If from an external resource (e.g., census or a large survey), we know the population proportion of weighting classes, then we can use the post stratified mean to estimate \(\bar{Y}\): \[ \bar{y}_{\text{ps}} = \frac{1}{N}\sum_{j=1}^J N_j \bar{y}_{j\text{R}} \]
Summary of weighting methods
Weighted CC estimates are often simple to compute, but the appropriate standard errors can be hard to compute (even asymptotically)
Weighting methods treat weights as fixed and known, but these nonresponse weights are computed from observed data and hence are subject to sampling uncertainty
Because weighted CC methods discard incomplete units and do not provide an automatic control of sampling variance, they are most useful when
- Number of covariates is small, and
- Sample size is large
Available-Case Analysis
Available-case (AC) analysis
Available-case analysis: for univariate analysis, include all unites where that variable is present
- Sample changes from variable to variable according to the pattern of missing data
- This is problematic if not MCAR
- Under MCAR, AC can be used to estimate mean and variance for a single variable
Pairwise AC: estimates covariance of \(Y_j\) and \(Y_k\) based on units \(i\) where both \(y_{ij}\) and \(y_{ik}\) are observed
- Pairwise covariance estimator: \[ s_{jk}^{(jk)} = \sum_{i \in I_{jk}} \left( y_{ij} - \bar{y}_j^{(jk)} \right) \left( y_{ik} - \bar{y}_k^{(jk)} \right)/ \left( n^{(jk)} - 1 \right) \] where \(I_{jk}\) is the set of \(n^{(jk)}\) units with both \(Y_j\) and \(Y_k\) observed
Problems with pairwise AC estimators on correlation
Correlation estimator 1: \[ r_{jk}^* = \frac{s_{jk}^{(jk)}}{\sqrt{s_{jj}^{(j)} s_{kk}^{(k)}}} \]

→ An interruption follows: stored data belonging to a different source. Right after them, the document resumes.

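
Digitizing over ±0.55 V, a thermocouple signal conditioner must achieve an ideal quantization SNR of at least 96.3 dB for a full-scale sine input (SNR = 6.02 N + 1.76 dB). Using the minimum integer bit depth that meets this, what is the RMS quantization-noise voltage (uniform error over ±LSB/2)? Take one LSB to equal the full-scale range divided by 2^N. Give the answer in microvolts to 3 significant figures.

Range = 0.55 − (-0.55) = 1.1 V.
N ≥ (96.3 − 1.76)/6.02 = 15.704 → N_min = 16.
LSB = 1.1 V ÷ 2^16 = 1.1/65536 V = 16.785 µV.
σ_q = LSB/√12 = 16.785 µV/3.4641 = 4.85 µV.

4.85 µV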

- Problem: it can lie outside of \((-1, 1)\)
Correlation estimator 2 corrects the previous problem: \[ r_{jk}^{(jk)} = \frac{s_{jk}^{(jk)}}{\sqrt{s_{jj}^{(jk)} s_{kk}^{(jk)}}} \]
Under MCAR, all these estimators on covariance and correlation are consistent
However, when \(K > 3\), both correlation estimators can yield correlation matrices that are not positive definite!
- An extreme example: \(r_{12} = 1, r_{13} = 1, r_{23} = -1\)
Compare CC and AC methods
When data is MCAR and correlations are mild, AC methods are more efficient than CC
When correlations are large, CC methods are usually better
References
- Little, R. J., & Rubin, D. B. (2019). Statistical Analysis with Missing Data, 3rd Edition. John Wiley & Sons.